Her son, now King Charles III was named as the new leader of the monarch just hours after her death and economic changes are already being felt within the country. For one, the U.K.’s new prime minister Liz Truss is responsible for fixing an embattled economy prompted by 2016’s Brexit. Immediate plans includes tackling high cost of living rates, and a stimulus package to quell rising energy bills prompted by the Ukraine crisis.
So, what does this have to do with the US?
CNBC recently reported the pound fell against the U.S. dollar and the euro last amid tumultuous trading following Queen Elizabeth.
“There’s no significant impact on the pound,” Amo Sahota, director of FX consulting firm Klarity FX in San Francisco told CNBC in an interview.

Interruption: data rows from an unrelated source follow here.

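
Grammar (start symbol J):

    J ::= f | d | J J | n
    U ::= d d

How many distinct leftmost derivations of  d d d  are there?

Parse trees for d d d:
  [J [J d] [J [J d] [J d]]]
  [J [J [J d] [J d]] [J d]]

2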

“The Queen was clearly an icon in British culture, but politically very little significance,” he continued. “There are going to be questions around the prime minister. It’s a government that is in transition anyway. But it won’t have any bearing on the economy.” In fact, Essence reported in July that the recent drop in the U.K.’s currency is good news for US residents, particularly those aiming to travel across the pond soon.
A scenario where the euro is trading below the US dollar between $0.95 to $0.97 could “well be reached if both Europe and the US find themselves slip-sliding in to a (deeper) recession in Q3 while the Fed is still hiking rates,” wrote Deutsche Global Head of FX Research George Saravelos as reported by CNN.